I see this whole thing as the opposite, that if you DON'T have life insurance, something might happen and your sons would be left in the lurch.

You know the whole saga of Mike's health issues. Well, he actually has TWO life insurance polices. One is through the IEEE (electrical engineers trade organization) that he has had for over 20 years now. Originally, his ex-wife was the beneficiary, after the divorce, it was his mother, and now it's me. He also has life insurance through his work, which would pay out even more than the IEEE policy. Basically, if he did croak, if he were still working at his current job at the time, I'd pretty much be set for life.

I feel that if he didn't have all of this insurance, he might well have croaked, and then I'd have to get a job and probably a roommate to keep going. I kind of see it as like bringing an umbrella to a ball game when there is a threat of rain. If I have the umbrella, it doesn't rain.

Just something to think about. Hopefully you can find some affordable life insurance, it can't hurt.

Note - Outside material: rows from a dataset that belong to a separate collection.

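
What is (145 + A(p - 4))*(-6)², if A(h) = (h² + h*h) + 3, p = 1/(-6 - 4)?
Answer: 163458/25 ≈ 6538.3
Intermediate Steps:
p = -⅒ (p = 1/(-10) = -⅒ ≈ -0.10000)
A(h) = 3 + 2*h² (A(h) = (h² + h²) + 3 = 2*h² + 3 = 3 + 2*h²)
(145 + A(p - 4))*(-6)² = (145 + (3 + 2*(-⅒ - 4)²))*(-6)² = (145 + (3 + 2*(-41/10)²))*36 = (145 + (3 + 2*(1681/100)))*36 = (145 + (3 + 1681/50))*36 = (145 + 1831/50)*36 = (9081/50)*36 = 163458/25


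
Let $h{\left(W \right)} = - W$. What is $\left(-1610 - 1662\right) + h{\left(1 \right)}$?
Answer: $-3273$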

Hope you all feel better soon!

Oh I know that I need it for the boys, I know it, I just have this fear that like the day after I get it, something bad will happen to me.
It's just the way my luck goes ya know?
Like I finally get ahead on all of my bills, get a nice big payout from work, and then bam! Something huge breaks like the AC unit again, and there goes all of my money.
I am terrified that the day after I get it, I'll get hit by a bus or something...LoL

Sorry to hear that your sick. I hope you get better soon.
I think of crazy stuff like that all the time. I know it is irrational, but my mind has a mind of it's own. No matter how much I tell myself that the stuff is not going to happen, it does no good. I have panic attacks over some of the stuff. It really sucks.